Sunday, November 23, 2008

Banking - Mexico - Mutual funds hope to emerge unscathed from crisis

Mexico's mutual fund industry could emerge from the current crisis virtually unscathed as tight regulations prevent it from investing significantly in variable income and riskier instruments, Ernesto Reyes Retana, technical director of committees at the Mexican association of stockbrokers (Amib), told BNamericas.


The fund industry in Mexico has a high concentration of investments in debt instruments and 75% of portfolios are invested in government bonds.

At the close of September this year, debt instrument investment funds represented 86% of the Mexican industry, while equity funds made up the remaining 14%.

In Mexico, the law only allows operations that have been previously defined in regulations, which has allowed the market to face the crisis better as there are no significant investments in derivatives, hedge funds or other more complex products, Reyes said.

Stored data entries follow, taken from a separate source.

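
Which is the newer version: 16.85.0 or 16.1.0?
16.85.0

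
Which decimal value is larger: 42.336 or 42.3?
42.336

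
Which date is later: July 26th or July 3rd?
July 26th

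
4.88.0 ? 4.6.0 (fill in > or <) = >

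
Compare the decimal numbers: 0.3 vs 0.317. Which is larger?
0.317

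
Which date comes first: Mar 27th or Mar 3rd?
Mar 3rd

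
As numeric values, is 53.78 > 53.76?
True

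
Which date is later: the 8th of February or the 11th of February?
the 11th of February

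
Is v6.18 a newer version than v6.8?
Yes. Version numbers are compared segment by segment as integers, not as decimals: minor version 18 > 8, so v6.18 > v6.8 (even though the decimal 6.18 < 6.8).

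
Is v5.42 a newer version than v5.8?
Yes. Version numbers are compared segment by segment as integers, not as decimals: minor version 42 > 8, so v5.42 > v5.8 (even though the decimal 5.42 < 5.8).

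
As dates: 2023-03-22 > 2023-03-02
True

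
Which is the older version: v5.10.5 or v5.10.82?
v5.10.5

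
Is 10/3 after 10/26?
No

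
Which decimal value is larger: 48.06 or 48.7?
48.7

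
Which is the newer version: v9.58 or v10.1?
v10.1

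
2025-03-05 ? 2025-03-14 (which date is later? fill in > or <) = <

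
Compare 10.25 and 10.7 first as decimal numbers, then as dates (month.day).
As decimals: 10.25 < 10.7. As dates: 10/25 is later than 10/7 (day 25 > day 7).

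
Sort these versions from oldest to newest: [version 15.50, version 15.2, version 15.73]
[version 15.2, version 15.50, version 15.73]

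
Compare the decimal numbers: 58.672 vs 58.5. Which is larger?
58.672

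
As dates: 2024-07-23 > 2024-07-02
True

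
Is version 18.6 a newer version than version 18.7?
No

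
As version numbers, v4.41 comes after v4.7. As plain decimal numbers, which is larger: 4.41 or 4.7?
4.7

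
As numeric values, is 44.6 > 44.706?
False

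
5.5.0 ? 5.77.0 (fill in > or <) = <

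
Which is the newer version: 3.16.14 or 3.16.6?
3.16.14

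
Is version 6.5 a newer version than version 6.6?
No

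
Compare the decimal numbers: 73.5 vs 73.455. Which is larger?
73.5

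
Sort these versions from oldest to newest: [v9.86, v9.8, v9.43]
[v9.8, v9.43, v9.86]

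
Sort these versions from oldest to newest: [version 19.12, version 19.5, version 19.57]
[version 19.5, version 19.12, version 19.57]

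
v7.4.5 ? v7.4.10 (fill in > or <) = <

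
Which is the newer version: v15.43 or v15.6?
v15.43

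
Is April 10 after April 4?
Yes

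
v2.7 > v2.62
False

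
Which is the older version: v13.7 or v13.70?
v13.7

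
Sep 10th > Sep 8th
True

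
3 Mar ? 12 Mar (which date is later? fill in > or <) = <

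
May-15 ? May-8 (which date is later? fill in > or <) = >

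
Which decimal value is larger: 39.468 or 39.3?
39.468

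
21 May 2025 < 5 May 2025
False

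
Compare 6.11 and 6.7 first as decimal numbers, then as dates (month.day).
As decimals: 6.11 < 6.7. As dates: 6/11 is later than 6/7 (day 11 > day 7).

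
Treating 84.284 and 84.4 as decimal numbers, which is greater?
84.4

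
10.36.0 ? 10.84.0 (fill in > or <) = <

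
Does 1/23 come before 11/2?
Yes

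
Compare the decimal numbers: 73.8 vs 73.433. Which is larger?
73.8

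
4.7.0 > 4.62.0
False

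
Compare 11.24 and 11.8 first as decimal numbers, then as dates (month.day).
As decimals: 11.24 < 11.8. As dates: 11/24 is later than 11/8 (day 24 > day 8).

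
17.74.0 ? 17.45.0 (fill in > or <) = >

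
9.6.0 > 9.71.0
False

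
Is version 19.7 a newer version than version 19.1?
Yes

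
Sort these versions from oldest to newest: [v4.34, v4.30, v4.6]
[v4.6, v4.30, v4.34]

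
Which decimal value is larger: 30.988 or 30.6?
30.988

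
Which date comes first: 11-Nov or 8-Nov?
8-Nov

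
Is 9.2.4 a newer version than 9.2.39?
No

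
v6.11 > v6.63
False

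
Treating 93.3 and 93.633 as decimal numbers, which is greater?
93.633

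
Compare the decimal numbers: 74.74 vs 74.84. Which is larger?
74.84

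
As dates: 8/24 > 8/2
True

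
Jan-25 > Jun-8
False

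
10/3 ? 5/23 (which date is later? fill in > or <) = >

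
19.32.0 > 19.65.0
False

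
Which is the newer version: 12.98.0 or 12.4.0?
12.98.0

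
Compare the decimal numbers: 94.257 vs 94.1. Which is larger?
94.257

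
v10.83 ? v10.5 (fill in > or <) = >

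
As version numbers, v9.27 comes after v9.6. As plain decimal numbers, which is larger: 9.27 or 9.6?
9.6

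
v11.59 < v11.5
False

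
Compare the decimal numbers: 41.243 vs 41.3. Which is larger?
41.3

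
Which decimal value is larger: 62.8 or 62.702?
62.8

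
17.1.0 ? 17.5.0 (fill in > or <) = <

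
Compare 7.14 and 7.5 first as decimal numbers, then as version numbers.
As decimals: 7.14 < 7.5. As versions: v7.14 > v7.5 (minor version 14 > 5).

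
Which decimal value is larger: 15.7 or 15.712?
15.712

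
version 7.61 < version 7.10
False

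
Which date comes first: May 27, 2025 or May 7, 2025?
May 7, 2025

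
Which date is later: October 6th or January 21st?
October 6th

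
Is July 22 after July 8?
Yes. Day 22 comes after day 8 in July — this is a date comparison, not a decimal one (the decimal 7.22 would be smaller than 7.8).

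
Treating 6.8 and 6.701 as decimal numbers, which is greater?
6.8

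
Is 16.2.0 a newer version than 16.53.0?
No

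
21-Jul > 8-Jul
True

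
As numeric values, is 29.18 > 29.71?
False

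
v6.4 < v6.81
True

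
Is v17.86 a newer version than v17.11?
Yes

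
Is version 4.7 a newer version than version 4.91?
No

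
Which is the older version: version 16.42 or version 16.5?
version 16.5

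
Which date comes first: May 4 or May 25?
May 4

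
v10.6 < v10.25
True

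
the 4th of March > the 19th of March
False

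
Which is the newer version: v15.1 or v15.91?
v15.91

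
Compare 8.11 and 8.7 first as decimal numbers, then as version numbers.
As decimals: 8.11 < 8.7. As versions: v8.11 > v8.7 (minor version 11 > 7).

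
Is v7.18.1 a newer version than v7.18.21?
No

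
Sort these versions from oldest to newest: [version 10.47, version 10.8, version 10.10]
[version 10.8, version 10.10, version 10.47]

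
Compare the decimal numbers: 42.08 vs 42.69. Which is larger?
42.69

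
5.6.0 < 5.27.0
True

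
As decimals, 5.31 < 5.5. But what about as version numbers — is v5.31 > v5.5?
True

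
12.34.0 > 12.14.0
True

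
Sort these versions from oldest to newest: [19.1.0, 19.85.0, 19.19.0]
[19.1.0, 19.19.0, 19.85.0]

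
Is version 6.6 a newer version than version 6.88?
No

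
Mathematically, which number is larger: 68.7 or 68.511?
68.7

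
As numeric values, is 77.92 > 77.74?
True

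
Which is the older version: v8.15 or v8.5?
v8.5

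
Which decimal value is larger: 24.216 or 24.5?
24.5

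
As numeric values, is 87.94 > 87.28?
True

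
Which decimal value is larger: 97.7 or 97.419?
97.7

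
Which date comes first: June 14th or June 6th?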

From December 2003-September this year, funds in Mexico grew significantly: clients have increased 204% to some 2mn, net assets grew 154% and the number of fund managers grew 33.2% - surpassing the 500 mark - all of this in stable conditions.

"If an atmosphere of confidence and certainty can be maintained, the impact of the crisis could be less and our expectations favorable, leading to hope investment companies will have a better chance of emerging unscathed from the financial crisis," Reyes said.

Mexican regulation has been making the necessary reforms for years, which has allowed for gradual development in the industry. This, together with the country's economic stability over the last decade, has allowed for strong industry growth.

At the close of June, assets managed by Mexican fund managers totaled 955bn pesos (US$93bn), up 9.2% in real terms compared to the same date last year, according to the latest data available by regulator CNBV.

"It is still not possible to give a full picture of the effect of the crisis in the fund industry without considering all the aspects that influence it such as volatility, interest rates and consumer confidence, Reyes said.

In the Mexican fund industry, there is a diversity that can adjust to the needs of the client, taking into account its aversion to risk and the level of liquidity it requires.

This means the number of clients and assets associated with equity funds could decrease, while debt funds investing in government papers - and bonds with shorter terms - may increase significantly, the executive said.

"We do not rule out the possibility equity funds may grow at a lower rate if their portfolios include issuers with low levels of leverage and stable cash flows," he added.